Friday 20 July 2018

Punctured wheels and kicks in the head can't halt our Ironmen

Some of the competitors getting out of the water after swimming in Scotsman's Bay
Some of the competitors getting out of the water after swimming in Scotsman's Bay
The T3 triathlon club, sponsored by the Big Red Cloud, all set for the swim
Kevin Thornton

Sam Griffin

Galway native Kevin Thornton was left cursing his luck - and a punctured tyre - which dashed any hopes of Irish victory at the first ever Ironman triathlon event in Dublin.

Some 2,500 athletes braved the icy dawn waters of Scotsman's Bay in Dun Laoghaire, cycled 90km through the capital's city and suburban streets and finished with an agonising 20km run around the Phoenix Park in the epic endurance test.

The race, supported by Dublin City Council, is called the Ironman 70.3 and is just slightly shorter than a full-length triathlon.

Irish success rested on the shoulders of professional triathlete Kevin Thornton who was leading the race at the cycle stage near Dunboyne in Co Meath when his puncture misfortune struck.

"I was in the lead at that stage and it cost me about three minutes to change it and then you're chasing your tail and it has a knock-on effect on your run because you have to work harder," said Kevin after the race.

He added it was 'impossible' to say if the mishap had cost him the top prize.

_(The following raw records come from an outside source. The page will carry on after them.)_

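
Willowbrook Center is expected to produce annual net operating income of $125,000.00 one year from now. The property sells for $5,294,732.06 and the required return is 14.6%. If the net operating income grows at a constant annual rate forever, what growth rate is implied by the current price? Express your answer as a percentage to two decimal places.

12.24%

P = D₁/(r−g) ⇒ g = r − D₁/P = 0.146 − $125,000.00/$5,294,732.06 = 0.122392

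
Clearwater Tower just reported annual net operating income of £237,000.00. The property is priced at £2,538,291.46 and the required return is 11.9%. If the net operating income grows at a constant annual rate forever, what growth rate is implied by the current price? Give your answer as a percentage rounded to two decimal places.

P = D₀(1+g)/(r−g) ⇒ P(r−g) = D₀(1+g) ⇒ g(P+D₀) = P·r − D₀
g = (P·r − D₀)/(P + D₀) = (£2,538,291.46×0.119 − £237,000.00) / (£2,538,291.46 + £237,000.00) = 0.023441

2.34%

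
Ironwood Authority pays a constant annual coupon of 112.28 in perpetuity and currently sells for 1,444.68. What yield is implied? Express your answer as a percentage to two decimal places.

P = C/r ⇒ r = C/P = 112.28/1,444.68 = 0.077720

7.77%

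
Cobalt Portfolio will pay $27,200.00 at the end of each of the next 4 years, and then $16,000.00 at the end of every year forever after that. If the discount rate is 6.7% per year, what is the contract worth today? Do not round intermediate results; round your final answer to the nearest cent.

PV of 4-year annuity: $27,200.00 × [1 − (1+0.067)^−4] / 0.067 = 92759.56934
Perpetuity value at year 4: $16,000.00 / 0.067 = 238805.97015
PV of perpetuity: 238805.97015 / (1+0.067)^4 = 184241.51760
Total PV = 92759.56934 + 184241.51760 = 277001.08693

$277001.09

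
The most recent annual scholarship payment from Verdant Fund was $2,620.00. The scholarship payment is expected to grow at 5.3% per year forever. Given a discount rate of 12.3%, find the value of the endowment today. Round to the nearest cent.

D₁ = D₀ × (1 + g) = $2,620.00 × 1.053 = $2,758.8600
Growing perpetuity: P = D₁ / (r − g) = $2,758.8600 / (0.123 − 0.053) = $39,412.29

$39412.29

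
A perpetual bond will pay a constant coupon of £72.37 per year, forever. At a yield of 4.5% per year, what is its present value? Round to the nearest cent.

Level perpetuity: PV = C / r = £72.37 / 0.045 = £1,608.22

£1608.22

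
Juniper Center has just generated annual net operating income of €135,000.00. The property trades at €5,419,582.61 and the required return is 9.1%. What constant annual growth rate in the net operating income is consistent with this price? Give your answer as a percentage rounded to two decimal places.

6.45%

P = D₀(1+g)/(r−g) ⇒ P(r−g) = D₀(1+g) ⇒ g(P+D₀) = P·r − D₀
g = (P·r − D₀)/(P + D₀) = (€5,419,582.61×0.091 − €135,000.00) / (€5,419,582.61 + €135,000.00) = 0.064484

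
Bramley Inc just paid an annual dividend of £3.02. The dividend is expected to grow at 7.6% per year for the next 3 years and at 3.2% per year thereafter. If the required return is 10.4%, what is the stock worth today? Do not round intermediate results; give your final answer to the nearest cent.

D_1 = 3.24952
D_2 = 3.49648
D_3 = 3.76222
Terminal value at year 3: TV = D_3×(1+g_2)/(r−g_2) = 3.88261/0.072 = 53.92510
P_0 = D_1/(1+r)^1 + D_2/(1+r)^2 + D_3/(1+r)^3 + TV/(1+r)^3
    = 2.94341 + 2.86875 + 2.79600 + 40.07594 = 48.68410

£48.68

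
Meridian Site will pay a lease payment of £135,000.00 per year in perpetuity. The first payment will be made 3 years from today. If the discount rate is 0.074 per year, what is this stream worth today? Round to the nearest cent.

£1581588.45

Value at end of year 2: C / r = £135,000.00 / 0.074 = £1,824,324.3243
Discount to today: PV = £1,824,324.3243 / (1 + 0.074)^2 = £1,824,324.3243 / 1.153476 = £1,581,588.45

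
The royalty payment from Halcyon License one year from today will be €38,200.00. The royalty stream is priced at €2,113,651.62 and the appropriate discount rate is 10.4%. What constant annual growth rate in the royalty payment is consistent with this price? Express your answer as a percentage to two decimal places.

P = D₁/(r−g) ⇒ g = r − D₁/P = 0.104 − €38,200.00/€2,113,651.62 = 0.085927

8.59%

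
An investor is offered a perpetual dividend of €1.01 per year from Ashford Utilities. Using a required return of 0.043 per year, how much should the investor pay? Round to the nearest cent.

Level perpetuity: PV = C / r = €1.01 / 0.043 = €23.49

€23.49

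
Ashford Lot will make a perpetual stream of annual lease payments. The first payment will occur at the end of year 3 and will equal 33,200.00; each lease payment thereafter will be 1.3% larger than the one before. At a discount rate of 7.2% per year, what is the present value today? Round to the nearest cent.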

In the end, he finished in third and seven minutes off French winner Denis Chebrot.

It wasn't plain sailing for musician Niall Breslin either, who was "delighted" with his finishing time of five hours and seven minutes.

Indeed he did well to make it at all after getting a little too close for comfort with some of the competitors during the swim section.

"I think it was a weird swim. I got so many kicks in the face I don't know if that is because they don't like me or if that is just the way the swim works," Bressie joked at the finish line.

He also paid tribute to the support of the hundreds of fans who lined the finishing straight in the Phoenix Park, among them his model girlfriend Roz Purcell, to cheer on the athletes from Ireland the UK, and further afield.

"I don think people understand what that support does. I know it sounds cheesy but it actually does (help) because when you're out on the course you can get a bit lonely for so long, and then every now and again you come back around you get that little burst of energy from seeing everybody and your family", he said.

The first woman home was Susie Cheetham, from the UK in four hours and 27 minutes.